Last Updated: 5 Apr, 2021
Furthest Building You Can Reach
Moderate
Asked in companies
Ninja is in the mood for a walk over the city, but being a ninja he prefers jumping over building roofs instead of walking through the streets.
The height of the buildings in his city can be represented through an array ‘HEIGHTS’ where ‘HEIGHT[i]’ is the height of the ith building. Ninja starts his journey from the 1st building and in one step can only travel to the roof of the next building.
While traveling from the ‘i’th to (i+1)th building:
1. If the ith building has a height greater than or equal to the next i.e (i+1)th building then he simply jumps to the next building.
2. Otherwise he uses either {‘HEIGHTS[i+1] -‘HEIGHTS[i]} bricks or just 1 ladder to climb up to the next building.
Having a limited number of bricks say ‘BRICKS’ and a limited number of ladders say ‘LADDERS’ in his Ninja pocket, he wants to know which is the farthest building he can travel up to if he uses the bricks and ladders optimally.
As Ninja is weak in mathematics so he asks for your help, can you help Ninja to find the maximum index of the building he can reach up to(1 based indexing)?
Input Format:
The first line of input contains an integer ‘T’ denoting the number of test cases. Then each test case follows.
The first line of each test case contains three integers ‘N’, ‘BRICKS’ and ‘LADDERS’ denoting the number of buildings, number of bricks, and number of ladders respectively.
The second line contains ‘N’ space-separated distinct integers where the ith integer denotes the height of the ith building.
Output format:
For each test case, print a single line containing a single integer, denoting the maximum index of the building chef can travel up to using the bricks and ladders optimally.
The output of every test case will be printed in a separate line.
Note :
You don’t have to print anything, it has already been taken care of. Just implement the given function.
Constraints
1 <= T <=10
2 <= N <= 10 ^ 5
1 <= HEIGHTS[i] <= 10 ^ 6
0 <= ‘BRICKS’<= 10 ^ 4
0 <=’LADDERS’ < N
Where ‘T’ denotes the number of test cases, ‘N’ denotes the size of ‘HEIGHTS’ and ‘HEIGHT[i]’ denotes the height of the ith building, ‘BRICKS’ denotes the number of bricks and ‘LADDERS’ denote the number of ladders.
Time limit: 1 second
Approaches
Complete Algorithm :
- We need to think greedily. Assume currently Ninja is standing at building ‘idx’ and ‘HEIGHTS[idx + 1]’ > ‘HEIGHTS[idx]’. When is it optimal for Ninja to use bricks to get to the next building and when should he use a ladder?
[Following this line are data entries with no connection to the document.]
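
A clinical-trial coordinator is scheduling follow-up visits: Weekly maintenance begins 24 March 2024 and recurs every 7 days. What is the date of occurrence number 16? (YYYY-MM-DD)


First occurrence: 2024-03-24 (occurrence 1)
Each occurrence is 7 days after the previous.
Occurrence 16 is 15 weeks after the first.
15 weeks = 105 days
2024-03-24 + 105 days = 2024-07-07

2024-07-07


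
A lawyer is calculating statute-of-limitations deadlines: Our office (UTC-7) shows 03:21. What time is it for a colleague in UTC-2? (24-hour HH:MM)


Local time: 03:21 at UTC-7 (offset -7h)
Target zone: UTC-2 (offset -2h)
Difference: -2 - (-7) = 5 hours
Calculation: 3 + (5) = 8
Result: 08:21

08:21


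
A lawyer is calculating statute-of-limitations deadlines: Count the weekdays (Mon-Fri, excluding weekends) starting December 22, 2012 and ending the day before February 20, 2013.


Start: 2012-12-22 (Saturday)
End (exclusive): 2013-02-20 (Wednesday)
Total calendar days: 60
Full weeks: 60 // 7 = 8 -> 40 weekdays
Remaining 4 days starting on Saturday:
  Sat(-), Sun(-), Mon(w), Tue(w) -> 2 weekdays
Total business days: 40 + 2 = 42

42


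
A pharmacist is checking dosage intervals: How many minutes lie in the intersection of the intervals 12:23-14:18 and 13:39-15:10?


Interval A: [743, 858] minutes from midnight
Interval B: [819, 910] minutes from midnight
Overlap start = max(743, 819) = 819
Overlap end = min(858, 910) = 858
Overlap = 858 - 819 = 39 minutes

39


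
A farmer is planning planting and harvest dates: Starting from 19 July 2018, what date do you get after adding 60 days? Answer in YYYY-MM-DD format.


Start: 2018-07-19
Adding 60 days
Days remaining in July: 12
After July: 48 days still to add
August 2018: 31 days, 17 remaining
September 2018 has 30 days, need 17
Result: 2018-09-17

2018-09-17


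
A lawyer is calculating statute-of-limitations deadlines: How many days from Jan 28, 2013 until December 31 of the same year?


Start: January 28, 2013
End: December 31, 2013
Days left in January: 3
February: 28
March: 31
April: 30
May: 31
... plus remaining months
Sum of remaining months: 334
Total: 3 + 334 = 337

337


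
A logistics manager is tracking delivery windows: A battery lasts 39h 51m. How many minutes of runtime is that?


Hours: 39
Extra minutes: 51
Minutes per hour: 60
Hours to minutes: 39 x 60 = 2340
Total: 2340 + 51 = 2391

2391


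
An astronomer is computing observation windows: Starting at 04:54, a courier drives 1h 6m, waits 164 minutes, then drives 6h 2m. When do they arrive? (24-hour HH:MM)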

- Suppose we are checking whether Ninja can travel till index ‘idx’ and there are m increments he needs to do in the path from 0 to ‘idx’. It’s important to note that out of these m increments, it is always optimal to use a ladder for larger increments i.e suppose he needs to do an increment of height 5 and one of height 3, it’s always optimal to use a ladder for the increment of size 5. This way we use 1 ladder and 3 bricks otherwise we would have to use 1 ladder and 5 bricks. This way we can always save bricks for lower increments, and thus it increases our chance for more increments.
- So for every building ‘idx’ from 1 to ‘N’ this is how we check if building i is reachable or not:
- Keep a multiset ‘store’ which will store all the increments in height we need to do to reach building ‘idx’.
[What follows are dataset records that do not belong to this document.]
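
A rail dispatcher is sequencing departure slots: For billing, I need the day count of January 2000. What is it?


Month: January
Year: 2000
January is a 31-day month
Total: 31 days

31


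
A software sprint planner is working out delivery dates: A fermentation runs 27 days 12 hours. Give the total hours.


Days: 27
Extra hours: 12
Hours per day: 24
Days to hours: 27 x 24 = 648
Total: 648 + 12 = 660

660


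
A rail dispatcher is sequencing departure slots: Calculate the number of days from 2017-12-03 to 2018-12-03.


Start date: 2017-12-03
End date: 2018-12-03
Dec 2017: +29 days
Jan 2018: +31 days
Feb 2018: +28 days
... (10 more months)
Total: 365 days

365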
- If the size of this multiset ‘store’ is less than the value of LADDERS’ then it is always possible to reach this building i.e building with index ‘idx’.(We can use that number of ladders).
- Otherwise, we will use ladders for the max ‘ladder’ number of increments and check if the sum of the rest increments is smaller than or equal to the number of bricks. If it is, then it’s possible to reach the building ‘idx’, otherwise not.
In the previous approach we were calculating the ‘store’ multiset every time from index 1 to ‘idx’ though we just needed to find the correct location of the current increment(if any) amongst the previous increments encountered. More formally, we need to find a way to insert a value in an already sorted array, and then check if this new value is one of the max ‘ladder’ values or not.
Steps:
- We will employ a min heap priority queue which supports finding and removing the smallest value in this queue.
- Keep inserting increments in the queue till the size of the queue is not greater than the value of ‘ladder’.
- When the size of the queue is ‘ladder’ + 1, decrease the top value (i.e the smallest value) of the queue from the ‘bricks’ and pop it from the queue. This small value will be compensated by bricks.
- Continue the process till ‘bricks’ is not smaller than 0.
- The first index where the value of ‘bricks’ is less than 0 is the farthest index Ninja can travel up to. If ‘bricks’ remain non zero till the end of the ‘HEIGHTS’, return ‘N’.